Department of Orthopaedic Surgery, Kobe Kaisei Hospital, Kobe, Japan.
J Arthroplasty. 2017 Jun;32(6):1824-1828. doi: 10.1016/j.arth.2017.01.033. Epub 2017 Jan 30.
To investigate the effects of suture (soft tissue closure) and air tourniquet use on intraoperative kinematics in navigated total knee arthroplasty.
The study included 20 patients with varus-type knee osteoarthritis who underwent primary posterior-stabilized total knee arthroplasty using computed tomography (CT)-based navigation. Intraoperative tibiofemoral kinematics from maximum extension to maximum flexion were measured using the computed tomography-based navigation. The measurements were performed 3 times as follows: measurement 1: before suture (tourniquet on), measurement 2: after suture (tourniquet on), and measurement 3: after tourniquet removal. Details of kinematics including knee joint gap, tibiofemoral rotational angles, and anteroposterior (AP) distance between the femur and tibia were compared among the 3 measurements and statistically evaluated.

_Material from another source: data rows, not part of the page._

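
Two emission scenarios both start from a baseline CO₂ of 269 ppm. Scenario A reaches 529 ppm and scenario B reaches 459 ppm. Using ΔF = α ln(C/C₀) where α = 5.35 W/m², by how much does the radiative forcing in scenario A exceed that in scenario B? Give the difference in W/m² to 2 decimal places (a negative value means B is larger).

ΔF_A = 5.35 ln(529/269) = 5.35 × 0.67628 = 3.6181 W/m².
ΔF_B = 5.35 ln(459/269) = 5.35 × 0.53434 = 2.8587 W/m².
Difference: 3.6181 − 2.8587 = 0.7594 W/m².
(Equivalently, ΔF_A − ΔF_B = 5.35 ln(529/459) = 5.35 × 0.14194 = 0.7594 W/m².)

ΔF_A − ΔF_B = 0.76 W/m²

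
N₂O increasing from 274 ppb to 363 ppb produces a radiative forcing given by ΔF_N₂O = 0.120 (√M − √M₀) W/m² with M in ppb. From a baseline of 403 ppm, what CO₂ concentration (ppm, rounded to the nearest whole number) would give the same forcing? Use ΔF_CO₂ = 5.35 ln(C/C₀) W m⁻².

N₂O forcing: 0.120 × (√363 − √274) = 0.120 × (19.0526 − 16.5529) = 0.120 × 2.4997 = 0.29996 W/m².
Set 5.35 ln(C/403) = 0.29996: ln(C/403) = 0.29996/5.35 = 0.05607, so C = 403 × e^0.05607 = 403 × 1.05767 = 426.24 ppm.

C ≈ 426 ppm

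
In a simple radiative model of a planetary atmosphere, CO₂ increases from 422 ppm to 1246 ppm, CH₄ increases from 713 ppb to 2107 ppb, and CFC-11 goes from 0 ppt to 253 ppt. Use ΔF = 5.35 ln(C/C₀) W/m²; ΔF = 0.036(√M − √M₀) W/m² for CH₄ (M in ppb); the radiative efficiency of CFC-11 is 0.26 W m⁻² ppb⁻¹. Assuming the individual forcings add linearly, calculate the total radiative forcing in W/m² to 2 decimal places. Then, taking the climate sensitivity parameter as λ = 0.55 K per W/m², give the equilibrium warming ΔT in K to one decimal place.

CO₂: 5.35 × ln(1246/422) = 5.35 × ln(2.95261) = 5.35 × 1.08269 = 5.7924 W/m².
CH₄: 0.036 × (√2107 − √713) = 0.036 × (45.9021 − 26.7021) = 0.036 × 19.2000 = 0.6912 W/m².
CFC-11: Δ = 253 − 0 = 253 ppt = 0.253 ppb; ΔF = 0.26 × 0.253 = 0.0658 W/m².
Total ΔF = 5.7924 + 0.6912 + 0.0658 = 6.5494 W/m².
ΔT = λ ΔF = 0.55 × 6.55 = 3.6025 K.

ΔF = 6.55 W/m²; ΔT = 3.6 K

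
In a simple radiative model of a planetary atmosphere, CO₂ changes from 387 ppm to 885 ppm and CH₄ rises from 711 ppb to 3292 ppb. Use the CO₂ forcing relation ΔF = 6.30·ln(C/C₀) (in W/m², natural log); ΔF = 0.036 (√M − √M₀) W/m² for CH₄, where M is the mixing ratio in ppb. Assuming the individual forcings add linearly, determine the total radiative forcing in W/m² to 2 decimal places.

ΔF = 6.32 W/m²

CO₂: 6.30 × ln(885/387) = 6.30 × ln(2.28682) = 6.30 × 0.82716 = 5.2111 W/m².
CH₄: 0.036 × (√3292 − √711) = 0.036 × (57.3760 − 26.6646) = 0.036 × 30.7114 = 1.1056 W/m².
Total ΔF = 5.2111 + 1.1056 = 6.3167 W/m².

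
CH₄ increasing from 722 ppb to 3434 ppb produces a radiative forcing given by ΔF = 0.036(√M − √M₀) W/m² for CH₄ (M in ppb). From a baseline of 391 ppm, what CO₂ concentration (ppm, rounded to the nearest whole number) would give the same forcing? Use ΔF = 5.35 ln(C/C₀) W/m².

CH₄ forcing: 0.036 × (√3434 − √722) = 0.036 × (58.6003 − 26.8701) = 0.036 × 31.7302 = 1.14229 W/m².
Set 5.35 ln(C/391) = 1.14229: ln(C/391) = 1.14229/5.35 = 0.21351, so C = 391 × e^0.21351 = 391 × 1.23802 = 484.07 ppm.

C ≈ 484 ppm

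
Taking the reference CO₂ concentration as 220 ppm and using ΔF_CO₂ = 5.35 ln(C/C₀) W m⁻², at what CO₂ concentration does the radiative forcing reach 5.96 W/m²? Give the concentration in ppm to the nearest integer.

C ≈ 670 ppm

Set 5.35 ln(C/220) = 5.96, so ln(C/220) = 5.96/5.35 = 1.11402.
Then C/220 = e^1.11402 = 3.04658, giving C = 220 × 3.04658 = 670.25 ppm.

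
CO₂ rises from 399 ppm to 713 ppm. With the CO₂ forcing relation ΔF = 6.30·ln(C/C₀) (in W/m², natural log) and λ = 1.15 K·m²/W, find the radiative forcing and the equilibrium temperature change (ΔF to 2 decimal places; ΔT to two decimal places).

ΔF = 3.66 W/m²; ΔT = 4.21 K

CO₂: 6.30 × ln(713/399) = 6.30 × ln(1.78697) = 6.30 × 0.58052 = 3.6573 W/m².
ΔT = λ ΔF = 1.15 × 3.66 = 4.2090 K.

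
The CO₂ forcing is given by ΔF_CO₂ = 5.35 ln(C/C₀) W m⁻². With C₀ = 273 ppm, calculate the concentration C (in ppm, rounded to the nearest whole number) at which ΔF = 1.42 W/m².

C ≈ 356 ppm

Set 5.35 ln(C/273) = 1.42, so ln(C/273) = 1.42/5.35 = 0.26542.
Then C/273 = e^0.26542 = 1.30398, giving C = 273 × 1.30398 = 355.99 ppm.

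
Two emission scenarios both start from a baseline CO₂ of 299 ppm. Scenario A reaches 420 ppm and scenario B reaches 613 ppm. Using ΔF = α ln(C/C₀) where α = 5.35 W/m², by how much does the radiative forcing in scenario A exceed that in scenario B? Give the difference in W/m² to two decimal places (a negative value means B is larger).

ΔF_A − ΔF_B = -2.02 W/m²

ΔF_A = 5.35 ln(420/299) = 5.35 × 0.33981 = 1.8180 W/m².
ΔF_B = 5.35 ln(613/299) = 5.35 × 0.71792 = 3.8409 W/m².
Difference: 1.8180 − 3.8409 = -2.0229 W/m².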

On the medial side, there was no significant difference among the 3 measurements in the extension gap, but measurement 1 showed a significantly larger flexion gap compared with the other 2 measurements. On the lateral side, there was no significant difference between the extension and flexion gaps in all measurements. The anteroposterior distance in measurement 1 showed that the femur was positioned significantly more anterior to the tibia at 10° and 20° of flexion compared with the other 2 measurements after suture. There was no significant difference among the 3 measurements in the tibiofemoral rotation angles.
These results found that the effect of suture and tourniquet was minimal, and that intraoperative kinematics can effectively evaluate postoperative passive kinematic conditions.
探讨缝合(软组织闭合)和使用气压止血带对导航全膝关节置换术中术中运动学的影响。
本研究纳入20例内翻型膝骨关节炎患者,这些患者接受了基于计算机断层扫描(CT)导航的初次后稳定型全膝关节置换术。使用基于CT的导航测量术中从最大伸展到最大屈曲的胫股运动学。测量按以下3次进行:测量1:缝合前(止血带在位),测量2:缝合后(止血带在位),测量3:止血带移除后。比较3次测量中包括膝关节间隙、胫股旋转角度以及股骨和胫骨之间前后(AP)距离在内的运动学细节,并进行统计学评估。
在内侧,3次测量的伸展间隙无显著差异,但测量1显示与其他2次测量相比,屈曲间隙显著更大。在外侧,所有测量的伸展和屈曲间隙之间无显著差异。测量1中的前后距离显示,与缝合后的其他2次测量相比,在屈曲10°和20°时,股骨相对于胫骨显著更靠前。3次测量的胫股旋转角度之间无显著差异。
这些结果发现缝合和止血带的影响最小,并且术中运动学可以有效地评估术后被动运动状况。